- Discovery and characterisation of fast radio transients
- Award date
- 14 September 2018
- Number of pages
- Document type
- PhD thesis
- Faculty of Science (FNWI)
- Anton Pannekoek Institute for Astronomy (API)
Many types of astronomical objects are detectable through the radio waves that they produce. The observed properties of sources in the 'radio sky' can vary on a wide range of timescales, both for intrinsic and extrinsic reasons. Transients are those sources whose observed properties change drastically within a timescale that a human astronomer can measure. Traditionally, the qualifier 'fast' refers to transients whose emission properties change significantly over less than a second, and most commonly on millisecond timescales.
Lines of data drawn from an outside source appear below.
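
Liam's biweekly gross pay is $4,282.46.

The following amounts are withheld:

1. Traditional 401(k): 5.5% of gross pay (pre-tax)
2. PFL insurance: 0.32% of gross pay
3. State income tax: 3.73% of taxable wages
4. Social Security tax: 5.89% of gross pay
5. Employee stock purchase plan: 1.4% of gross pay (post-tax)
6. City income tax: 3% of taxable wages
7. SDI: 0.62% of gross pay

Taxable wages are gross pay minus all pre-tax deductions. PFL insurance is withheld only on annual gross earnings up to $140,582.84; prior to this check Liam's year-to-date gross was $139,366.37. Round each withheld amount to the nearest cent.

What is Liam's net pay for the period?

$3,431.93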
The two classes of fast radio transients studied in this thesis are pulsars and fast radio bursts. We are motivated to study these sources because they probe extreme astrophysical environments as well as the intervening magnetised and ionised medium between observer and source. Furthermore, the origin of the relatively recently discovered fast radio bursts remains enigmatic, though the properties of these signals share traits of pulsar emission. Thus, we aim to better understand the physical nature of fast radio bursts and their possible link to pulsar emission. We discuss the characteristics of these source classes and outline some of the outstanding scientific questions we can address through observations with a radio telescope and other complementary, multi-wavelength information.